Companies are concerned that their excessive enthusiasm for AI has made them vulnerable to cyberthreats. According to a recent survey of more than 350 IT leaders, over half of the surveyed executives said the sophistication of AI applications compromised their company's cybersecurity position. A separate survey found that two-fifths or better of executives believe that the security teams in their firms do not have the capability to protect their AI workloads and applications.
The need for solutions to secure AI apps created an entire class of startups. For example, HiddenLayer and Protect AI specialize in defending AI systems against adversarial attacks, while Cranium provides visibility into AI systems at an application level.
A new company emerging from stealth today, Noma Security does that and a lot more, says co-founder and CEO Niv Braun. The startup is building tools to detect vulnerable data pipelines and code in the data science environment and also threats like prompt injection attacks.
So, Braun left customer experience automation firm Verint, which was much on his mind. He found out a "significantly blind spot" for security teams in the data and AI lifecycle.
"What we have today is tools designed for the traditional software lifecycle, but the data and AI lifecycle is fundamentally different," said Braun. "It has different R&D processes, requires different technologies and has different technical vulnerabilities within AI models.".
Noma is designed to help find — and correct — misconfigurations in the components used to build and run AI applications. For example, the platform looks for "sensitive" data in model training datasets, say text with personally identifiable information.
As Braun has noted, companies are in a better position to prepare themselves to face such threats if they can consolidate AI app security functions in one dashboard that can be deployed in cloud-based and self-hosted environments.
"Many single-function security solutions are flooding the market in an attempt to capitalize on the AI hype," he said. "By enabling companies to understand their AI application footprint and providing governance controls, Noma is helping organisations not only minimize and mitigate risk but also providing them the confidence they need to expand AI usage faster and to even more high-value parts of the business."

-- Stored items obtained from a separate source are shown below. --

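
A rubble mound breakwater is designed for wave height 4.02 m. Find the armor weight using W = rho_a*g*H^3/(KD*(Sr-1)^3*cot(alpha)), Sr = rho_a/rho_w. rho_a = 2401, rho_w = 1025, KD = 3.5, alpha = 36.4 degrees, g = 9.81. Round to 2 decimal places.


Sr = rho_a / rho_w = 2401 / 1025 = 2.342439
(Sr - 1) = 1.342439
(Sr - 1)^3 = 2.419266
cot(36.4) = 1 / tan(36.4) = 1 / 0.737264 = 1.356367
Numerator = 2401 * 9.81 * 4.02^3 = 1530168.7443
Denominator = 3.5 * 2.419266 * 1.356367 = 11.484946
W = 1530168.7443 / 11.484946
W = 133232.56 N

133232.56


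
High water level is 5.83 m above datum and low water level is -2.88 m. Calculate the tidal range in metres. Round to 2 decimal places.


Tidal range = High water - Low water
Tidal range = 5.83 - (-2.88)
Tidal range = 8.71 m

8.71


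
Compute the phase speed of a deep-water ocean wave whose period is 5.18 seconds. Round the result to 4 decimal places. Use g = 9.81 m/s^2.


We use the deep-water celerity formula:
C = g * T / (2 * pi)
C = 9.81 * 5.18 / (2 * 3.14159...)
C = 50.815800 / 6.283185
C = 8.0876 m/s

8.0876


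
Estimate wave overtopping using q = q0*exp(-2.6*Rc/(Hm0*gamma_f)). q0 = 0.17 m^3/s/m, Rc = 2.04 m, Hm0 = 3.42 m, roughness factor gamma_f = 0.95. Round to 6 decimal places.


q = q0 * exp(-2.6 * Rc / (Hm0 * gamma_f))
Exponent = -2.6 * 2.04 / (3.42 * 0.95)
= -2.6 * 2.04 / 3.2490
= -1.632502
exp(-1.632502) = 0.195440
q = 0.17 * 0.195440
q = 0.033225 m^3/s/m

0.033225


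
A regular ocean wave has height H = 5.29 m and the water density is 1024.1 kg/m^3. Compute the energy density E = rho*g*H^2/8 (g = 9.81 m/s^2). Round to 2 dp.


E = (1/8) * rho * g * H^2
E = (1/8) * 1024.1 * 9.81 * 5.29^2
E = 0.125 * 1024.1 * 9.81 * 27.9841
E = 35142.51 J/m^2

35142.51


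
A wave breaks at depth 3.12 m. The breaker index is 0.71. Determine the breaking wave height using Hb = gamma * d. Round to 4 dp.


Hb = gamma * d
Hb = 0.71 * 3.12
Hb = 2.2152 m

2.2152


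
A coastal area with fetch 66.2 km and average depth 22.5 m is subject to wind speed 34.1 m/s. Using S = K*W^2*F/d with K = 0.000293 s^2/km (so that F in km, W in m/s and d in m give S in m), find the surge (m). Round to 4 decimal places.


S = K * W^2 * F / d
W^2 = 34.1^2 = 1162.81
S = 0.000293 * 1162.81 * 66.2 / 22.5
Numerator = 0.000293 * 1162.81 * 66.2 = 22.554560
S = 22.554560 / 22.5 = 1.0024 m

1.0024


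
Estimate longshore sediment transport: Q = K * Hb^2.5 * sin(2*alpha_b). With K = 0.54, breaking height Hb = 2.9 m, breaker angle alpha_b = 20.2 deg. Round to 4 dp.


Q = K * Hb^2.5 * sin(2 * alpha_b)
Hb^2.5 = 2.9^2.5 = 14.321714
sin(2 * 20.2) = sin(40.4) = 0.648120
Q = 0.54 * 14.321714 * 0.648120
Q = 5.0124 m^3/s

5.0124


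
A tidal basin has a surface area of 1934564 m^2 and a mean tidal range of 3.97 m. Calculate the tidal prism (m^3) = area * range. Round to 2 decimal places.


Tidal prism = Area * Tidal range
P = 1934564 * 3.97
P = 7680219.08 m^3

7680219.08


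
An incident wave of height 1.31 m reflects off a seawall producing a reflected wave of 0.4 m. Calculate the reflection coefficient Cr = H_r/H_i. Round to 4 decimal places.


Cr = H_r / H_i
Cr = 0.4 / 1.31
Cr = 0.3053

0.3053


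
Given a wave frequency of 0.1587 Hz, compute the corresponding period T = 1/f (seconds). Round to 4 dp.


T = 1 / f
T = 1 / 0.1587
T = 6.3012 s

6.3012


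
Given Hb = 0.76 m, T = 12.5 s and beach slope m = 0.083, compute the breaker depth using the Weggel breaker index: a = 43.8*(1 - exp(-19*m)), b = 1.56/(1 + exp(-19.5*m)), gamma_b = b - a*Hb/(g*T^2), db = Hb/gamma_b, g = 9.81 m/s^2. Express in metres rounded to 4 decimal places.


a = 43.8 * (1 - exp(-19 * m))
exp(-19 * 0.083) = exp(-1.5770) = 0.206594
a = 43.8 * (1 - 0.206594) = 34.751185
b = 1.56 / (1 + exp(-19.5 * m))
exp(-19.5 * 0.083) = exp(-1.6185) = 0.198196
b = 1.56 / (1 + 0.198196) = 1.301958
Hb / (g * T^2) = 0.76 / (9.81 * 12.5^2) = 0.76 / 1532.8125 = 0.00049582
gamma_b = b - a * Hb/(g*T^2) = 1.301958 - 34.751185 * 0.00049582 = 1.284727
db = Hb / gamma_b = 0.76 / 1.284727
db = 0.5916 m

0.5916


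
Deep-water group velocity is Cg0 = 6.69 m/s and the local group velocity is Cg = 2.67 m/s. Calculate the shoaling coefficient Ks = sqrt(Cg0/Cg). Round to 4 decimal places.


Ks = sqrt(Cg0 / Cg)
Ks = sqrt(6.69 / 2.67)
Ks = sqrt(2.5056)
Ks = 1.5829

1.5829


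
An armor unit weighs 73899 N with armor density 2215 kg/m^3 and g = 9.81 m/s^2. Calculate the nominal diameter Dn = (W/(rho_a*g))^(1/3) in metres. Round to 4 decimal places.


V = W / (rho_a * g)
V = 73899 / (2215 * 9.81)
V = 73899 / 21729.15
V = 3.400915 m^3
Dn = V^(1/3) = 3.400915^(1/3)
Dn = 1.5038 m

1.5038


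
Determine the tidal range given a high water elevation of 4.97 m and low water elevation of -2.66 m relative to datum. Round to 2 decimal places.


Tidal range = High water - Low water
Tidal range = 4.97 - (-2.66)
Tidal range = 7.63 m

7.63


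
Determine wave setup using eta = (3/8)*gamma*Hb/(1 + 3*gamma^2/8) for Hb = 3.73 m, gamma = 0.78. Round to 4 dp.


eta = (3/8) * gamma * Hb / (1 + 3*gamma^2/8)
Numerator = (3/8) * 0.78 * 3.73 = 1.091025
Denominator = 1 + 3*0.78^2/8 = 1 + 0.228150 = 1.228150
eta = 1.091025 / 1.228150
eta = 0.8883 m

0.8883


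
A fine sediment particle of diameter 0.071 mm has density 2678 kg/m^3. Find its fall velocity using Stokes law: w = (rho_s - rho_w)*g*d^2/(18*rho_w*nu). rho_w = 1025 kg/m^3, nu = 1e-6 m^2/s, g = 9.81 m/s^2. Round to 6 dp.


w = (rho_s - rho_w) * g * d^2 / (18 * rho_w * nu)
d = 0.071 mm = 0.000071 m
rho_s - rho_w = 2678 - 1025 = 1653
Numerator = 1653 * 9.81 * (0.000071)^2 = 0.000081744503
Denominator = 18 * 1025 * 1e-6 = 0.018450
w = 0.004431 m/s

0.004431


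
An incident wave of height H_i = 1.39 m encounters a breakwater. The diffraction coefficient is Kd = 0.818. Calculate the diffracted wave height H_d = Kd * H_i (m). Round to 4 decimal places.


H_d = Kd * H_i
H_d = 0.818 * 1.39
H_d = 1.1370 m

1.1370


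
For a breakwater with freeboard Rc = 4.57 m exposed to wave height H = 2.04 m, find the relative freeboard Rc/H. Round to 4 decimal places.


Relative freeboard = Rc / H
= 4.57 / 2.04
= 2.2402

2.2402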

Noma, founded in 2023, has already started receiving paying customers, Braun says-participants include Fortune 500 clients in B2B software, financial services, and retail. Just recently, the startup closed a $25 million Series A funding round that Braun said was preempted by investors; Noma had cash to spare.
"Taking the [$25 million] even with substantial funds left in the bank, we wanted to accelerate our development and particularly our go-to-market teams and efforts," he said, noting Noma will double its 20-member team in the next year.
Ballistic Ventures has led Noma's Series A round, which raises the company's total capital to $32 million. Noma has previously raised a seed round of $7 million that was not announced, led by Glilot Capital Partners, with participation from Cyber Club London.